Dlaczego warto pojechać w Złombolu?
- Jest to taki rodzaj rajdu, gdzie jeden może polegać na drugim. Jeśli widzimy, że ktoś ma awarię, to po prostu stajemy i pomagamy. Nie chodzi o rywalizację, ale przede wszystkim pomoc drugiemu i tym dzieciom, dla których jedziemy. Poza tym to fajna przygoda. Ja mam czterdzieści parę lat, mój kolega jest po 50. To po prostu kawał męskiej przygody, na którą do tej pory nie mogliśmy sobie pozwolić. Poza tym uważam, że po okresie izolacji i teraz, w obliczu wojny na Ukrainie, potrzebujemy wszyscy jakiegoś "nowego otwarcia". Musimy na powrót nauczyć się siebie na wzajem - mówi Truchlewski.
Pan Artur planuje również w powrotnej drodze odwiedzić chełmskich żołnierzy, którzy stacjonują obecnie w Kosowie.
Tegoroczny Złombol wystartuje 3 września spod Stadionu Śląskiego w Chorzowie. Meta zaplanowana została 6 września w Albanii. Organizatorzy przewidują przejazd dwoma trasami – wschodnią, która wiedzie przez Czechy, Słowację, Węgry, Serbię, Kosovo i Macedonię oraz zachodnią, która prowadzić będzie przez Czechy, Austrię, Słowenię, Chorwację i Czarnogórę. Po drodze uczestnicy mogą podziwiać piękne krajobrazy, wśród których każdy znajdzie coś dla siebie - zarówno wielbiciele górskich szlaków, jak i nadmorskich zatoczek i plaż. W trakcie samego rajdu załogi będą spały na polach biwakowych lub pod namiotami. Powrót z rajdu zaplanowany jest 8 września.
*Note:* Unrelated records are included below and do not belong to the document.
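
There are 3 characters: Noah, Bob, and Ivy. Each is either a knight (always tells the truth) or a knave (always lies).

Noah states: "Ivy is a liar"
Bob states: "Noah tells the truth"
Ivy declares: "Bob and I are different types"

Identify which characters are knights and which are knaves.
Noah is a knave.
Bob is a knave.
Ivy is a knight.

Verification:
- Noah (knave) says "Ivy is a liar" - this is FALSE (a lie) because Ivy is a knight.
- Bob (knave) says "Noah tells the truth" - this is FALSE (a lie) because Noah is a knave.
- Ivy (knight) says "Bob and I are different types" - this is TRUE because Ivy is a knight and Bob is a knave.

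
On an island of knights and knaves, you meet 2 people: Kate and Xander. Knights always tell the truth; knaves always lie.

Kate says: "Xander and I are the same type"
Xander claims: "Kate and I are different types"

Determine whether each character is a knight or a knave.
Kate is a knave.
Xander is a knight.

Verification:
- Kate (knave) says "Xander and I are the same type" - this is FALSE (a lie) because Kate is a knave and Xander is a knight.
- Xander (knight) says "Kate and I are different types" - this is TRUE because Xander is a knight and Kate is a knave.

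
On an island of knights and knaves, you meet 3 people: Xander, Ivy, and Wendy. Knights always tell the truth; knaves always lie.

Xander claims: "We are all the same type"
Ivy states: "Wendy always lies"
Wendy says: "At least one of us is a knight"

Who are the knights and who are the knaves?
Xander is a knave.
Ivy is a knave.
Wendy is a knight.

Verification:
- Xander (knave) says "We are all the same type" - this is FALSE (a lie) because Wendy is a knight and Xander and Ivy are knaves.
- Ivy (knave) says "Wendy always lies" - this is FALSE (a lie) because Wendy is a knight.
- Wendy (knight) says "At least one of us is a knight" - this is TRUE because Wendy is a knight.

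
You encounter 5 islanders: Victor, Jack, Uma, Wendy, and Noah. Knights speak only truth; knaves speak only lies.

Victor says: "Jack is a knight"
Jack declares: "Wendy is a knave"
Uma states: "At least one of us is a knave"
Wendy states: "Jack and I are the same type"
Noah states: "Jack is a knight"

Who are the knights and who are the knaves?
Victor is a knight.
Jack is a knight.
Uma is a knight.
Wendy is a knave.
Noah is a knight.

Verification:
- Victor (knight) says "Jack is a knight" - this is TRUE because Jack is a knight.
- Jack (knight) says "Wendy is a knave" - this is TRUE because Wendy is a knave.
- Uma (knight) says "At least one of us is a knave" - this is TRUE because Wendy is a knave.
- Wendy (knave) says "Jack and I are the same type" - this is FALSE (a lie) because Wendy is a knave and Jack is a knight.
- Noah (knight) says "Jack is a knight" - this is TRUE because Jack is a knight.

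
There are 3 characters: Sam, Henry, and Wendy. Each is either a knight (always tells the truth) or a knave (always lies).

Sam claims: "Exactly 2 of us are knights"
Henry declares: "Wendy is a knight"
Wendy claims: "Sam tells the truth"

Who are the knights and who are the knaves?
Sam is a knave.
Henry is a knave.
Wendy is a knave.

Verification:
- Sam (knave) says "Exactly 2 of us are knights" - this is FALSE (a lie) because there are 0 knights.
- Henry (knave) says "Wendy is a knight" - this is FALSE (a lie) because Wendy is a knave.
- Wendy (knave) says "Sam tells the truth" - this is FALSE (a lie) because Sam is a knave.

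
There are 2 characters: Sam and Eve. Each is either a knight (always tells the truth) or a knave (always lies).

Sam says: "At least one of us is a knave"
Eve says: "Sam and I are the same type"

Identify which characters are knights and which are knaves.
Sam is a knight.
Eve is a knave.

Verification:
- Sam (knight) says "At least one of us is a knave" - this is TRUE because Eve is a knave.
- Eve (knave) says "Sam and I are the same type" - this is FALSE (a lie) because Eve is a knave and Sam is a knight.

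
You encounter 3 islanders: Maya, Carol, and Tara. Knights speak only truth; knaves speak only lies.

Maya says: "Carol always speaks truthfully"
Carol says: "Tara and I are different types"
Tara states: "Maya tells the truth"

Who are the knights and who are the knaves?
Maya is a knave.
Carol is a knave.
Tara is a knave.

Verification:
- Maya (knave) says "Carol always speaks truthfully" - this is FALSE (a lie) because Carol is a knave.
- Carol (knave) says "Tara and I are different types" - this is FALSE (a lie) because Carol is a knave and Tara is a knave.
- Tara (knave) says "Maya tells the truth" - this is FALSE (a lie) because Maya is a knave.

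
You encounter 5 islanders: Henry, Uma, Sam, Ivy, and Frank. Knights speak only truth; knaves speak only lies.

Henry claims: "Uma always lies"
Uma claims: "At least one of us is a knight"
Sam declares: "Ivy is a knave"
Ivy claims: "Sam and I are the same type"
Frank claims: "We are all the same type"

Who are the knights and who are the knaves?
Henry is a knave.
Uma is a knight.
Sam is a knight.
Ivy is a knave.
Frank is a knave.

Verification:
- Henry (knave) says "Uma always lies" - this is FALSE (a lie) because Uma is a knight.
- Uma (knight) says "At least one of us is a knight" - this is TRUE because Uma and Sam are knights.
- Sam (knight) says "Ivy is a knave" - this is TRUE because Ivy is a knave.
- Ivy (knave) says "Sam and I are the same type" - this is FALSE (a lie) because Ivy is a knave and Sam is a knight.
- Frank (knave) says "We are all the same type" - this is FALSE (a lie) because Uma and Sam are knights and Henry, Ivy, and Frank are knaves.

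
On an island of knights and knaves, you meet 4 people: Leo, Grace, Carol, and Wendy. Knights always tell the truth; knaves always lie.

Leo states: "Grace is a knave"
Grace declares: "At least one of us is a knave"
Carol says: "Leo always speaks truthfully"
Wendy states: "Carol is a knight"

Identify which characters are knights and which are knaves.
Leo is a knave.
Grace is a knight.
Carol is a knave.
Wendy is a knave.

Verification:
- Leo (knave) says "Grace is a knave" - this is FALSE (a lie) because Grace is a knight.
- Grace (knight) says "At least one of us is a knave" - this is TRUE because Leo, Carol, and Wendy are knaves.
- Carol (knave) says "Leo always speaks truthfully" - this is FALSE (a lie) because Leo is a knave.
- Wendy (knave) says "Carol is a knight" - this is FALSE (a lie) because Carol is a knave.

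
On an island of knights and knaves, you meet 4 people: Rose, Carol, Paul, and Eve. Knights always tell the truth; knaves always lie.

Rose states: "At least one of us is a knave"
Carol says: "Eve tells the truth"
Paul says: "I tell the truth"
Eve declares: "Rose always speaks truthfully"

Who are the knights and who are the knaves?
Rose is a knight.
Carol is a knight.
Paul is a knave.
Eve is a knight.

Verification:
- Rose (knight) says "At least one of us is a knave" - this is TRUE because Paul is a knave.
- Carol (knight) says "Eve tells the truth" - this is TRUE because Eve is a knight.
- Paul (knave) says "I tell the truth" - this is FALSE (a lie) because Paul is a knave.
- Eve (knight) says "Rose always speaks truthfully" - this is TRUE because Rose is a knight.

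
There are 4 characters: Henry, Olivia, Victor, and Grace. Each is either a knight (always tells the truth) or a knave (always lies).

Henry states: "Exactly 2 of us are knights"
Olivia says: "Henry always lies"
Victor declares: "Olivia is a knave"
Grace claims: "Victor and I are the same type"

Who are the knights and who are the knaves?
Henry is a knight.
Olivia is a knave.
Victor is a knight.
Grace is a knave.

Verification:
- Henry (knight) says "Exactly 2 of us are knights" - this is TRUE because there are 2 knights.
- Olivia (knave) says "Henry always lies" - this is FALSE (a lie) because Henry is a knight.
- Victor (knight) says "Olivia is a knave" - this is TRUE because Olivia is a knave.
- Grace (knave) says "Victor and I are the same type" - this is FALSE (a lie) because Grace is a knave and Victor is a knight.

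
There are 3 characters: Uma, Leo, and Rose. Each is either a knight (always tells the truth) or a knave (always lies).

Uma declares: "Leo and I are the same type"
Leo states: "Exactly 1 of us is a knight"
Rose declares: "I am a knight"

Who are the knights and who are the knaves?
Uma is a knave.
Leo is a knight.
Rose is a knave.

Verification:
- Uma (knave) says "Leo and I are the same type" - this is FALSE (a lie) because Uma is a knave and Leo is a knight.
- Leo (knight) says "Exactly 1 of us is a knight" - this is TRUE because there are 1 knights.
- Rose (knave) says "I am a knight" - this is FALSE (a lie) because Rose is a knave.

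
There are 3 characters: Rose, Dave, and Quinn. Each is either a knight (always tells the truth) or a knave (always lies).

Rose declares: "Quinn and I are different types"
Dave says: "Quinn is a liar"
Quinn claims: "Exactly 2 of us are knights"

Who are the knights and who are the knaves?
Rose is a knave.
Dave is a knight.
Quinn is a knave.

Verification:
- Rose (knave) says "Quinn and I are different types" - this is FALSE (a lie) because Rose is a knave and Quinn is a knave.
- Dave (knight) says "Quinn is a liar" - this is TRUE because Quinn is a knave.
- Quinn (knave) says "Exactly 2 of us are knights" - this is FALSE (a lie) because there are 1 knights.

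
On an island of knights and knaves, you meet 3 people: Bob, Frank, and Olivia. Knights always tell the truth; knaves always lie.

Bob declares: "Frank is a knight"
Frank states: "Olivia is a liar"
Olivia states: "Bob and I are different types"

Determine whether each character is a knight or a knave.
Bob is a knave.
Frank is a knave.
Olivia is a knight.

Verification:
- Bob (knave) says "Frank is a knight" - this is FALSE (a lie) because Frank is a knave.
- Frank (knave) says "Olivia is a liar" - this is FALSE (a lie) because Olivia is a knight.
- Olivia (knight) says "Bob and I are different types" - this is TRUE because Olivia is a knight and Bob is a knave.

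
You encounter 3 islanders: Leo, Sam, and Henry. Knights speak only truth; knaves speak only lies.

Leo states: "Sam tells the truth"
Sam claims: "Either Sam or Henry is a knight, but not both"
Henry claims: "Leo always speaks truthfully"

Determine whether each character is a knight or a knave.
Leo is a knave.
Sam is a knave.
Henry is a knave.

Verification:
- Leo (knave) says "Sam tells the truth" - this is FALSE (a lie) because Sam is a knave.
- Sam (knave) says "Either Sam or Henry is a knight, but not both" - this is FALSE (a lie) because Sam is a knave and Henry is a knave.
- Henry (knave) says "Leo always speaks truthfully" - this is FALSE (a lie) because Leo is a knave.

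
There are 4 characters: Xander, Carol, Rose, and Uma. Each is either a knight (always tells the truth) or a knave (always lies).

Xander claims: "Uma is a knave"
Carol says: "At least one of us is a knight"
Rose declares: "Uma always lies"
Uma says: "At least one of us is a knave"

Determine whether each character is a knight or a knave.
Xander is a knave.
Carol is a knight.
Rose is a knave.
Uma is a knight.

Verification:
- Xander (knave) says "Uma is a knave" - this is FALSE (a lie) because Uma is a knight.
- Carol (knight) says "At least one of us is a knight" - this is TRUE because Carol and Uma are knights.
- Rose (knave) says "Uma always lies" - this is FALSE (a lie) because Uma is a knight.
- Uma (knight) says "At least one of us is a knave" - this is TRUE because Xander and Rose are knaves.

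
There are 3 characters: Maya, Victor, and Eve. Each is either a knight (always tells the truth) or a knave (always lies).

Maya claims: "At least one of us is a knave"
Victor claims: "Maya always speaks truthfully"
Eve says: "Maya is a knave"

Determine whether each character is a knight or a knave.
Maya is a knight.
Victor is a knight.
Eve is a knave.

Verification:
- Maya (knight) says "At least one of us is a knave" - this is TRUE because Eve is a knave.
- Victor (knight) says "Maya always speaks truthfully" - this is TRUE because Maya is a knight.
- Eve (knave) says "Maya is a knave" - this is FALSE (a lie) because Maya is a knight.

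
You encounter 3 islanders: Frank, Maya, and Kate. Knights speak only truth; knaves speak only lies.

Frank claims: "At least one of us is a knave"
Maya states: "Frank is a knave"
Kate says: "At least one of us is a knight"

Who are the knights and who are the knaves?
Frank is a knight.
Maya is a knave.
Kate is a knight.

Verification:
- Frank (knight) says "At least one of us is a knave" - this is TRUE because Maya is a knave.
- Maya (knave) says "Frank is a knave" - this is FALSE (a lie) because Frank is a knight.
- Kate (knight) says "At least one of us is a knight" - this is TRUE because Frank and Kate are knights.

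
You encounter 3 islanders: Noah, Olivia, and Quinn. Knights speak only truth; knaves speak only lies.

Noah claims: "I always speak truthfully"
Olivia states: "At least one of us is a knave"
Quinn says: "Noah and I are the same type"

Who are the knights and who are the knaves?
Noah is a knight.
Olivia is a knight.
Quinn is a knave.

Verification:
- Noah (knight) says "I always speak truthfully" - this is TRUE because Noah is a knight.
- Olivia (knight) says "At least one of us is a knave" - this is TRUE because Quinn is a knave.
- Quinn (knave) says "Noah and I are the same type" - this is FALSE (a lie) because Quinn is a knave and Noah is a knight.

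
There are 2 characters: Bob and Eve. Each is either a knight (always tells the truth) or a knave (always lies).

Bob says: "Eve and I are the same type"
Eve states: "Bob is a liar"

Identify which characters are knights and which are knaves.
Bob is a knave.
Eve is a knight.

Verification:
- Bob (knave) says "Eve and I are the same type" - this is FALSE (a lie) because Bob is a knave and Eve is a knight.
- Eve (knight) says "Bob is a liar" - this is TRUE because Bob is a knave.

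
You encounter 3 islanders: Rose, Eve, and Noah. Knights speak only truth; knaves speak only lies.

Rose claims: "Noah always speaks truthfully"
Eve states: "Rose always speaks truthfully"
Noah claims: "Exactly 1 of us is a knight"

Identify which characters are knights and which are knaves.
Rose is a knave.
Eve is a knave.
Noah is a knave.

Verification:
- Rose (knave) says "Noah always speaks truthfully" - this is FALSE (a lie) because Noah is a knave.
- Eve (knave) says "Rose always speaks truthfully" - this is FALSE (a lie) because Rose is a knave.
- Noah (knave) says "Exactly 1 of us is a knight" - this is FALSE (a lie) because there are 0 knights.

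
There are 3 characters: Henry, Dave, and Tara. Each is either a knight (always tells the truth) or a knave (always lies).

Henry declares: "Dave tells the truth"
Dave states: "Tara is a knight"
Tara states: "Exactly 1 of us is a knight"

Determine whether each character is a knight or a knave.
Henry is a knave.
Dave is a knave.
Tara is a knave.

Verification:
- Henry (knave) says "Dave tells the truth" - this is FALSE (a lie) because Dave is a knave.
- Dave (knave) says "Tara is a knight" - this is FALSE (a lie) because Tara is a knave.
- Tara (knave) says "Exactly 1 of us is a knight" - this is FALSE (a lie) because there are 0 knights.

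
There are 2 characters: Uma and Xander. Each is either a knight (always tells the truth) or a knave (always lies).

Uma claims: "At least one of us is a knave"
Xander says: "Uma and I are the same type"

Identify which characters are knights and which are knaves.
Uma is a knight.
Xander is a knave.

Verification:
- Uma (knight) says "At least one of us is a knave" - this is TRUE because Xander is a knave.
- Xander (knave) says "Uma and I are the same type" - this is FALSE (a lie) because Xander is a knave and Uma is a knight.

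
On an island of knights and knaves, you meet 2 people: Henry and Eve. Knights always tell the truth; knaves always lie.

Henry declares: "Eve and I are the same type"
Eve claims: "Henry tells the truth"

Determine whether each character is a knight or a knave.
Henry is a knight.
Eve is a knight.

Verification:
- Henry (knight) says "Eve and I are the same type" - this is TRUE because Henry is a knight and Eve is a knight.
- Eve (knight) says "Henry tells the truth" - this is TRUE because Henry is a knight.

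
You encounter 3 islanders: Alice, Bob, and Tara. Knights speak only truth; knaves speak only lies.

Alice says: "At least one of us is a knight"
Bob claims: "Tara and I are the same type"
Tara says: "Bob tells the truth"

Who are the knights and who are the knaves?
Alice is a knight.
Bob is a knight.
Tara is a knight.

Verification:
- Alice (knight) says "At least one of us is a knight" - this is TRUE because Alice, Bob, and Tara are knights.
- Bob (knight) says "Tara and I are the same type" - this is TRUE because Bob is a knight and Tara is a knight.
- Tara (knight) says "Bob tells the truth" - this is TRUE because Bob is a knight.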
Złombol to największa na świecie samochodowa impreza charytatywna, jednocząca ludzi którzy, aby wystartować muszą pozyskać darczyńców na kwotę minimum 2022 zł, oferując im sprzedaż z powierzchni reklamowej na samochodach.
Od dziesięciu lat organizatorzy starają się polepszać standard życia dzieci z domów dziecka oraz poszerzać ich horyzonty, wysyłając na wycieczki i wakacje, aby dać im lepsze widoki na życie i ułatwić start w dorosłość.
Zbiórka środków ramach wydarzenia odbywa się dzięki współpracy organizatorów rajdu Złombol z Fundacją Nasz Śląsk im. gen. Jerzego Ziętka. Datki na cel - 100 proc. uzbieranych środków na realizację marzeń dzieci z domów dziecka - można wpłacać on-line bezpośrednio na stronie złombol.pl przy pomocy przycisku-cegiełki. Kwoty możliwych wpłat zaczynają się już od 10 zł.